National Initiative for Civic Education (NICE) Trust has asked farmers to be steadfast in adopting new farming methods in order to shrug off climatic changes that threaten agricultural productivity.


NICE District Civic Education Officer for Kasungu, Pilirani Chaguza told communities in Group Village Headwoman (GVH) Chilamphuma in Kasungu North Constituency during a mindset change sensitisation rally on Monday that the country’s perennial hunger could be dealt with if farmers adopt new farming methods in respect to the changing climate.


He said that, “We are all aware that our growing season is largely affected by unprecedented weather changes that have in turn reduced our yield.
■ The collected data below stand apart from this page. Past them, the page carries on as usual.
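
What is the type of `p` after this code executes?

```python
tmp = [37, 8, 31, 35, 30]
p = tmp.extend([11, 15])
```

list.extend() returns None

NoneType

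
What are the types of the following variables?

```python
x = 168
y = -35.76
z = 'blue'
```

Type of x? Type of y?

x is int; y is float

int, float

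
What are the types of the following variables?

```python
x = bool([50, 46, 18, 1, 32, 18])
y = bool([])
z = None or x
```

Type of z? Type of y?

None or <bool> returns the bool; bool() returns bool

bool, bool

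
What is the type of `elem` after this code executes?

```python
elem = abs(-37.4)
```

abs() of float returns float

float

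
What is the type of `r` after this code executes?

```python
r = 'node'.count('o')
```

str.count() returns int

int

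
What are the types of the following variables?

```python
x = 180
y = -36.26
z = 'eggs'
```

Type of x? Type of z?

x is int; z is str

int, str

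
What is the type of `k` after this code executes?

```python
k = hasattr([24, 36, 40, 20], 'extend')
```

hasattr() returns bool

bool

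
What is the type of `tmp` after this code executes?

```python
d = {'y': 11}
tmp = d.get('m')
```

dict.get() returns None when key 'm' is not found and no default given

NoneType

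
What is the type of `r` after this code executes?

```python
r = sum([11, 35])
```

sum() of ints returns int

int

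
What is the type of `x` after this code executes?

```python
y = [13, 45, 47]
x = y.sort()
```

list.sort() returns None (sorts in place)

NoneType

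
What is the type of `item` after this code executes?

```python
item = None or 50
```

'or' with None returns the other value (50, int)

int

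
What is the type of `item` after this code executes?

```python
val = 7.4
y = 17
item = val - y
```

float - int returns float (7.4 - 17 = -9.6)

float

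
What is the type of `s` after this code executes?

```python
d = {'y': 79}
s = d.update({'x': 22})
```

dict.update() returns None

NoneType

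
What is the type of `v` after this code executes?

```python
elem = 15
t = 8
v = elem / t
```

int / int always returns float in Python 3 (15 / 8 = 1.875)

float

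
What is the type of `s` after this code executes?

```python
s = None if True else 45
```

Ternary: condition is True, if branch (None) taken → NoneType

NoneType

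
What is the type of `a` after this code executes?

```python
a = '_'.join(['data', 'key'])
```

str.join() returns str

str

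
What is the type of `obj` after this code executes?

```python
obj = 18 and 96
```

'and' returns the last value when all truthy (96, which is int)

int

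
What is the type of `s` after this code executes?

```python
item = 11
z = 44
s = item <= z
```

Comparison operators return bool

bool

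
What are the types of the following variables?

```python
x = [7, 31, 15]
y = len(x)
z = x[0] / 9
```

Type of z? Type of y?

int / int returns float; len() returns int

float, int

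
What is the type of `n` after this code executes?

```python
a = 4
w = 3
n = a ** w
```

int ** positive int returns int (4 ** 3 = 64)

int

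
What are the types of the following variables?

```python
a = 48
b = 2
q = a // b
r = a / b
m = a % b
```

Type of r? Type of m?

int / int returns float; int % int returns int

float, int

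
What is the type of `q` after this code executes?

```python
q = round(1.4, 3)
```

round() with ndigits arg returns float

float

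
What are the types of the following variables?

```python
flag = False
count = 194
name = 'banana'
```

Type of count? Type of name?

count is int; name is str

int, str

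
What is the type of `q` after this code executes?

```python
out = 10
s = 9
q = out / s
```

int / int always returns float in Python 3 (10 / 9 = 1.11111)

float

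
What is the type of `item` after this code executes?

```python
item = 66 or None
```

'or' returns first truthy value (66, int)

int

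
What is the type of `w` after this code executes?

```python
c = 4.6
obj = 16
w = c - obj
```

float - int returns float (4.6 - 16 = -11.4)

float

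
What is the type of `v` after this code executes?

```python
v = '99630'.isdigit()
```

str.isdigit() returns bool

bool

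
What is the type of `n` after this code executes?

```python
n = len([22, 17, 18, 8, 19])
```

len() always returns int

int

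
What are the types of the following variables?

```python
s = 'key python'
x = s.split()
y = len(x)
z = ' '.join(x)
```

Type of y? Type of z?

len() returns int; str.join() returns str

int, str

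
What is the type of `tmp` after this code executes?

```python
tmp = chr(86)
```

chr() returns str (single character)

str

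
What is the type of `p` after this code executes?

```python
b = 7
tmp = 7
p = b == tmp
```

Equality comparison returns bool

bool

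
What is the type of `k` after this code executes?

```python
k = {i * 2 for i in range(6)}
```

A set comprehension {expr for x in iterable} produces a set

set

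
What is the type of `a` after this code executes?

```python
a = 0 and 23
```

'and' returns the first falsy value (0, which is int)

int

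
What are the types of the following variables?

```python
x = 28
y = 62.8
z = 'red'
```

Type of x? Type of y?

x is int; y is float

int, float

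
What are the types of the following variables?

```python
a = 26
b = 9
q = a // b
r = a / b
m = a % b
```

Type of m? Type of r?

int % int returns int; int / int returns float

int, float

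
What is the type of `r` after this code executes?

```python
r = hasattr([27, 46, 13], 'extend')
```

hasattr() returns bool

bool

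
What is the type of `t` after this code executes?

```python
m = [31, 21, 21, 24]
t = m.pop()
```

list.pop() returns the popped element (int here)

int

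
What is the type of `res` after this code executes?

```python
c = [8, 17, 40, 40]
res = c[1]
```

Indexing a list of ints returns int (c[1] = 17)

int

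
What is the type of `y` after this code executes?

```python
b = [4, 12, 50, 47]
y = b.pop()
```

list.pop() returns the popped element (int here)

int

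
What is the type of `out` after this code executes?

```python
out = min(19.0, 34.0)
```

min() of floats returns float

float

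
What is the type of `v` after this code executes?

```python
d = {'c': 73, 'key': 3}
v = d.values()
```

.values() returns a dict_values view object

dict_values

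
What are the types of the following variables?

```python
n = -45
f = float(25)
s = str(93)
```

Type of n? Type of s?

n is int; s is str

int, str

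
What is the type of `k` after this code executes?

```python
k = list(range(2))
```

list(range(...)) returns list

list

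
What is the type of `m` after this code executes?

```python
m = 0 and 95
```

'and' returns the first falsy value (0, which is int)

int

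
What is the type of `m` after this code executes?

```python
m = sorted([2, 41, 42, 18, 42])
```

sorted() always returns list

list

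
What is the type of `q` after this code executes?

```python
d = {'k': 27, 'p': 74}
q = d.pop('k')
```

dict.pop() returns the value (int)

int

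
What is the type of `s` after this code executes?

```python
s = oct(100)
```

oct() returns str representation

str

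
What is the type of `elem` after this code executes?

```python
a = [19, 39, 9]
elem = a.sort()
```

list.sort() returns None (sorts in place)

NoneType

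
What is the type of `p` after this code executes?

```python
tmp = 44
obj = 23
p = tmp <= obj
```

Comparison operators return bool

bool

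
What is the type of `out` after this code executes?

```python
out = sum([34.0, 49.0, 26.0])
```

sum() of floats returns float

float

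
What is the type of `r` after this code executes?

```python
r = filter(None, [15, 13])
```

filter() returns a filter iterator object

filter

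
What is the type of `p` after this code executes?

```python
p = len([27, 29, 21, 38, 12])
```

len() always returns int

int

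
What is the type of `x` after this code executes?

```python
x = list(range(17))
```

list(range(...)) returns list

list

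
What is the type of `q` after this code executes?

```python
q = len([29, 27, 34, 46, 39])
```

len() always returns int

int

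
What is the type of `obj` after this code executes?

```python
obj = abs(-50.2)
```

abs() of float returns float

float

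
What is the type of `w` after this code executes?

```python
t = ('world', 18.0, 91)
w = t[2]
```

Index 2 of tuple is 91 which is int

int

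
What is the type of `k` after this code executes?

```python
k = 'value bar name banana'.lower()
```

str.lower() returns str

str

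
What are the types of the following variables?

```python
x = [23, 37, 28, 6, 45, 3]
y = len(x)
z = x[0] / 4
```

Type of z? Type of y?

int / int returns float; len() returns int

float, int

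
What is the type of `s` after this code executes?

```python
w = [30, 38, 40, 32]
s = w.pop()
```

list.pop() returns the popped element (int here)

int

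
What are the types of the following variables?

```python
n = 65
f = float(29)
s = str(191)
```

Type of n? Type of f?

n is int; f is float

int, float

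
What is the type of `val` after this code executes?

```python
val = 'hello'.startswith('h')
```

str.startswith() returns bool

bool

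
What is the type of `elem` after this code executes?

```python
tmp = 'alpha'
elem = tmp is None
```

'is' comparison returns bool

bool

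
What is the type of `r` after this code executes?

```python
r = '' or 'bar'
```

'or' returns first truthy value ('bar', which is str)

str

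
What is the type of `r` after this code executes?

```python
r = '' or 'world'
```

'or' returns first truthy value ('world', which is str)

str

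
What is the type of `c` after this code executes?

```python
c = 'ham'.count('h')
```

str.count() returns int

int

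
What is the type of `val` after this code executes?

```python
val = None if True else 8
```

Ternary: condition is True, if branch (None) taken → NoneType

NoneType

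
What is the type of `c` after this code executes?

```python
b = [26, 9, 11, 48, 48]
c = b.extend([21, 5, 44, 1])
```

list.extend() returns None

NoneType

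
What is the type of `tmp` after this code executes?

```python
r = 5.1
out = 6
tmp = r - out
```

float - int returns float (5.1 - 6 = -0.9)

float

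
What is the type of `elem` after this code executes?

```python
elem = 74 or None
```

'or' returns first truthy value (74, int)

int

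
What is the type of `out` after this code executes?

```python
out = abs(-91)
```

abs() of int returns int

int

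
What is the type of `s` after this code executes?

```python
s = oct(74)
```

oct() returns str representation

str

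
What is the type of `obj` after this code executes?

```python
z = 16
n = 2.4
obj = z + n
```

int + float returns float (16 + 2.4 = 18.4)

float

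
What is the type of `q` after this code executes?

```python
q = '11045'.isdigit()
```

str.isdigit() returns bool

bool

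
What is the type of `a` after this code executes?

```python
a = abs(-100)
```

abs() of int returns int

int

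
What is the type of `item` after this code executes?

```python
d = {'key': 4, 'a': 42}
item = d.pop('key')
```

dict.pop() returns the value (int)

int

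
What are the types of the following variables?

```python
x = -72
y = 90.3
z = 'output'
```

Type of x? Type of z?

x is int; z is str

int, str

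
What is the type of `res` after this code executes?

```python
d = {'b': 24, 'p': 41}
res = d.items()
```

dict.items() returns a dict_items view

dict_items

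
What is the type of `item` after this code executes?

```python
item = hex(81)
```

hex() returns str representation

str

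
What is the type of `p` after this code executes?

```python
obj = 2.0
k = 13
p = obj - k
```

float - int returns float (2.0 - 13 = -11.0)

float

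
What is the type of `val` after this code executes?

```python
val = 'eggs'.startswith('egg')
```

str.startswith() returns bool

bool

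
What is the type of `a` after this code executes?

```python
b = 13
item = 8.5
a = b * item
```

int * float returns float (13 * 8.5 = 110.5)

float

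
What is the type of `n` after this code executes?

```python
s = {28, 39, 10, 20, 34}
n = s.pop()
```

Popping from a set of ints returns int

int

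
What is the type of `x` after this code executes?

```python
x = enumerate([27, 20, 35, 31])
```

enumerate() returns an enumerate iterator object

enumerate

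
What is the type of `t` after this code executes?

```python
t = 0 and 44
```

'and' returns the first falsy value (0, which is int)

int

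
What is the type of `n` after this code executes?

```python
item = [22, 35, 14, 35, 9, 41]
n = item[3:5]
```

Slicing a list always returns a list

list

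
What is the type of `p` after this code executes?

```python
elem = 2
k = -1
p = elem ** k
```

int ** negative int returns float

float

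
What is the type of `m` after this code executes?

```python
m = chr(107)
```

chr() returns str (single character)

str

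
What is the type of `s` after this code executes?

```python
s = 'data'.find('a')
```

str.find() returns int (index, or -1)

int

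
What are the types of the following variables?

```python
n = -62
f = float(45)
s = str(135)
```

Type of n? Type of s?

n is int; s is str

int, str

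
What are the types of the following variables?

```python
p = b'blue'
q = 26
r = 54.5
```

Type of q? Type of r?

q is int; r is float

int, float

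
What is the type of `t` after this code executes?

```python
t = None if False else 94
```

Ternary: condition is False, else branch (94) taken → int

int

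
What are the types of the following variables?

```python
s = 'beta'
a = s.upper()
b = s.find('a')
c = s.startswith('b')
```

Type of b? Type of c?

str.find() returns int; str.startswith() returns bool

int, bool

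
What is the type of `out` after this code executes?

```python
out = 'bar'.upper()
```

str.upper() returns str

str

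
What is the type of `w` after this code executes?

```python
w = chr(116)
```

chr() returns str (single character)

str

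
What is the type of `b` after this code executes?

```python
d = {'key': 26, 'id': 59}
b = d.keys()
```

.keys() returns a dict_keys view object

dict_keys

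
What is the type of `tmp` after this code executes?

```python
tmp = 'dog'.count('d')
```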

In some cases we experience heavy destructive rains and sometimes prolonged droughts.This is a strong signal that climate change is real, and that also calls for change in the way we approach our farming.


“We need to reduce our over reliance on rain-fed agriculture by venturing into irrigation farming. Equally we need to stop depending on inorganic fertilisers by making manure. We have extension workers in our respective communities; let’s engage them so that they teach us some tricks about new farming methods including manure making, food preservation and diversification.”


According to Chaguza, to achieve agricultural commercialisation – one of the three pillars anchoring the Malawi 2063 communities must change their mindset on approaches to farming.


“The mindset that we can only cultivate crops when it is rainy season is retrogressive. The thinking that we can only produce crops using fertilisers provided by government is equally suicidal. We need to come out of this thinking if we are to make our homes food secure and achieve prosperity.

“There is no way we can create wealth when we rely on subsidizes and handouts. We must hate being poor and stop being excited with handouts and subsidies because one day these will not be there. We must lay a foundation that can sustain wealth without relying on others,” he said.

GVH Chilamphuma asked farmers in the area to take advantage of the available agriculture extension workers in the area to seek knowledge about new farming technologies that can help boost yield.


She said most challenges faced in communities can be dealt with if the community members themselves take charge of their affairs by putting to practice the skills imparted to them by various stakeholders.


“We must also learn to demand services from our duty bearers regarding what we want. For example, if we want to learn how to make manure, we must invite the extension workers. They will not come on their own as some services are demand driven,” Chilamphuma said.


The activity tackled issues of hygiene and sanitation and child rights and protection.


With funding from government, Nice is conducting activities countrywide to popularize Malawi 2063 and help to change the way people think and do things in a quest to graduate the country from being a low and donor-dependent country to a middle income and self-reliant nation.